Im Klartext bedeutet dies , dass dieses vom Bundeskartellamt ausgesprochene Verbot bis zu einer rechtskräftigen Entscheidung über die gegen die Verfügung eingelegte Beschwerde nicht durchgesetzt werden darf.
Landesrechtlicher Erlaubnisvorbehalt für Internetvertrieb staatlicher Lottogesellschaften hat der Senat aber vorläufig bestätigt
Der Hintergrund ist darin zu sehen, dass die einzelnen Lottogesellschaften der Bundesländer auf der Grundlage eines so genannten Blockvertrags zusammenarbeiten. Hieraus ist auch der Begriff des Deutschen Lottoblocks abgeleitet. Der Beginn der Geschichte war im Jahre 1948, der Totoblock erblickte das Licht der Welt. Die Idee, die dahinter steckte war einfach: Weil es nach dem Krieg an allem fehlte, bedurfte es der Schaffung einer Geldquelle für die Sportförderung. Die Toto-Wette trug so wesentlich über ihre Ausschüttungen zur Förderung des Sports nach dem zweiten Weltkrieg bei. Anfang der 1950er Jahre bildeten sich zunächst zwei Blöcke – der Nord-Süd-Block mit den Gesellschaften der Länder Berlin, Bremen, Hamburg, Schleswig-Holstein, Niedersachsen und Bayern und der Süd-West-Block mit den Gesellschaften aus den Ländern Nordrhein-Westfalen, Hessen, Baden-Württemberg und Rheinland-Pfalz. Am 11. November 1956 vereinigten sich diese Beiden zum Deutschen Totoblock zusammenfügten.
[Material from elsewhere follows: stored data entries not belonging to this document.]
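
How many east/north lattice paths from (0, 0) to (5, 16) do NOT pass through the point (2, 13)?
Number of paths = 18249

Total paths from (0, 0) to (5, 16): C(21, 5) = 20349. Paths through (2, 13): (paths (0, 0) → (2, 13)) × (paths (2, 13) → (5, 16)) = C(15, 2) · C(6, 3) = 105 · 20 = 2100. Avoidance count = 20349 − 2100 = 18249.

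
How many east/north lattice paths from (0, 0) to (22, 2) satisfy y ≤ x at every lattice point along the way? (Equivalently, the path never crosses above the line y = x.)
Number of paths = 252

By the reflection principle (André's argument), the number of monotone paths to (22, 2) with n ≤ m that never go above y = x is C(24, 22) − C(24, 23) = 276 − 24 = 252.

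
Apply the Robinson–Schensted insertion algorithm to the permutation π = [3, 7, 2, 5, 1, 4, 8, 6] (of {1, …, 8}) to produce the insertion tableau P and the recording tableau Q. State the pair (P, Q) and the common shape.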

Lotto kam später dazu – zwischen 1955 und 1959. Am 1. Oktober 1962 trat nun der erste Blockvertrag in Kraft. Dieser regelte unter anderem sowohl die Ziehung der Gewinnzahlen als auch das pooling der Umsätze und Gewinne. Das Ziel, das hier verfolgt wurde,war, einheitliche Quoten ermitteln zu können.
Am 1. Juli 1974 wurden Toto und Lotto zum Deutschen Toto-Lottoblock zusammengeführt Nach der Wiedervereinigung folgten die Gesellschaften der neuen Länder 1992.
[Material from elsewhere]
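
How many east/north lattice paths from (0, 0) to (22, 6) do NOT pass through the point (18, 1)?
Number of paths = 374346

Total paths from (0, 0) to (22, 6): C(28, 22) = 376740. Paths through (18, 1): (paths (0, 0) → (18, 1)) × (paths (18, 1) → (22, 6)) = C(19, 18) · C(9, 4) = 19 · 126 = 2394. Avoidance count = 376740 − 2394 = 374346.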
§ 2 des derzeit aktuellen Blockvertrages besagt, dass die Tätigkeit jeder Lottogesellschaft auf das Gebiet des jeweiligen Landes beschränkt.
Lotterien sind Ländersache. Deswegen gibt es auch einen Staatsvertrag zum Lotteriewesen in Deutschland. Dieser Lotteriestaatsvertrag enthält eine Regelungen, die dem § 2 des Blockvertrages entspricht.
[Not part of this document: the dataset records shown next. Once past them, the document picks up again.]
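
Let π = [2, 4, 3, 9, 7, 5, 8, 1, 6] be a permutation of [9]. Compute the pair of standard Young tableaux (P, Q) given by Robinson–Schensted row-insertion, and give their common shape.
P = [1, 3, 5, 6] / [2, 7, 8] / [4] / [9];  Q = [1, 2, 4, 7] / [3, 5, 9] / [6] / [8];  common shape = (4, 3, 1, 1)

Row-insert the values π_1, π_2, … into P one at a time, bumping the leftmost entry strictly greater than the inserted value down to the next row. The recording tableau Q records, in position (i, j), the step at which that cell was added to P.
  Insert 2 (step 1): P = [2];  Q = [1]
  Insert 4 (step 2): P = [2, 4];  Q = [1, 2]
  Insert 3 (step 3): P = [2, 3] / [4];  Q = [1, 2] / [3]
  Insert 9 (step 4): P = [2, 3, 9] / [4];  Q = [1, 2, 4] / [3]
  Insert 7 (step 5): P = [2, 3, 7] / [4, 9];  Q = [1, 2, 4] / [3, 5]
  Insert 5 (step 6): P = [2, 3, 5] / [4, 7] / [9];  Q = [1, 2, 4] / [3, 5] / [6]
  Insert 8 (step 7): P = [2, 3, 5, 8] / [4, 7] / [9];  Q = [1, 2, 4, 7] / [3, 5] / [6]
  Insert 1 (step 8): P = [1, 3, 5, 8] / [2, 7] / [4] / [9];  Q = [1, 2, 4, 7] / [3, 5] / [6] / [8]
  Insert 6 (step 9): P = [1, 3, 5, 6] / [2, 7, 8] / [4] / [9];  Q = [1, 2, 4, 7] / [3, 5, 9] / [6] / [8]
Final shape: (4, 3, 1, 1).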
Nach diesem Vetrag dürfen die Lottogesellschaften nur dann in einem anderen Land tätig werden, wenn ihnen die Zustimmung der in diesem Land zuständigen Behörden erteilt wurde. Die einzelnen Gesellschaft hat hierbei keinen Rechtsanspruch auf Erteilung einer solchen Genehmigung.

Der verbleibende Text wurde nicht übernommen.